For some reason, North Carolina decided to pass a law stating that everyone in the state of North Carolina had to use the bathroom that corresponded with the sex on their birth certificate, regardless of what gender people actually identify with. In the aftermath, some states have banned travel for official purposes to North Carolina to protest the law. Regardless of whether the law itself is right or wrong (and it is totally wrong), I just don't understand why it needed to be passed or how the state plans on enforcing it.
First of all, there is nothing wrong with someone who is transgender using the bathroom that they identify with. Even if there was, was there really such a problem with it that the state needed to pass legislation about it? I highly doubt that everyone across the state called their representatives and demanded that the infestation of transgender people be dealt with. It's simply the government making up a problem that doesn't exist.
What's the purpose of this law, anyway? Is transgender bathroom usage really such an issue that it required the attention of the state government? I'm sure North Carolina has more pressing issues to deal with, but sure, let's ignore that North Carolina ranks 27th in the country in fiscal condition. Let's ignore that the state cut teacher salaries by over 17 percent, which is the highest pay cut for teachers in the nation, and that North Carolina had the lowest per student expenditures in the nation. Clearly, lawmakers have their priorities straight.
How would it be enforced, anyway? Does North Carolina have TSA agents manning every public bathroom to make sure everyone has the right parts? Do North Carolinians have to carry their birth certificate with them at all times? Seems like a lot of work for something so trivial.
Ah, but now we get to the real heart of the matter. Why did this law pass? Was it really about bathroom privileges? Nope. According to state lawmaker Paul Stam, the law is designed to prevent transgender people from gaining what he calls "special rights". "What they're really complaining about is that we have not become like the 17 other states that have put in special rights for them," says Stam. "We're trying to protect the reasonable expectations of privacy of 99.9 percent of our citizens, who think when they're going into a restroom or a changing room or a locker room, that they will be private." There are so many things wrong with this statement. First, who are the 0.1 percent of citizens who don't expect privacy in a bathroom? Are there really people who think to themselves, "There is a total lack of privacy in that bathroom, but I'm going in anyway." No one does that.

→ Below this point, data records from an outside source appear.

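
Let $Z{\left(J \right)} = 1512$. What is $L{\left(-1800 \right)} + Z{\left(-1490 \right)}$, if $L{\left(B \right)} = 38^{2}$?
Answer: $2956$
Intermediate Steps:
$L{\left(B \right)} = 1444$
$L{\left(-1800 \right)} + Z{\left(-1490 \right)} = 1444 + 1512 = 2956$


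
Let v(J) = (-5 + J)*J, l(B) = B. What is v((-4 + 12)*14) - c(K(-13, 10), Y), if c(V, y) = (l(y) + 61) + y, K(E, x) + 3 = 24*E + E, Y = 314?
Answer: 11295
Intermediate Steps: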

Representative Stam, I know that in Politics 101 you're taught not to say that everyone likes something or doesn't like something, but I think this might be the exception. Second, no one's privacy rights are being invaded. Transgender people don't go into the stalls and stare at people who use them. They, like everyone else, go in, do their business, and leave. At no point in that chain of events is anyone having their right to privacy violated. Third, and most importantly, allowing transgender people to use the bathroom of the gender they identify with isn't a "special right," it's an "equal right."

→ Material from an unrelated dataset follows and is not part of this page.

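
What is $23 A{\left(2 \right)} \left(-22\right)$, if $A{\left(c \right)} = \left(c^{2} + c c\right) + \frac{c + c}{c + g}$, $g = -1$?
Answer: $-6072$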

No one is treating transgender people as "special." Much as Representative Stam and his colleagues would like to say otherwise, transgender people aren't lying about anything in order to receive special treatment. These are real people with real gender identities, and just because lawmakers can't understand what that means doesn't mean that these people should have their rights stripped away. If the protests of the people living in the state aren't enough to change lawmakers' minds, then I hope the boycotts by other state governments will. This restriction of inalienable rights is a disgrace and morally abhorrent.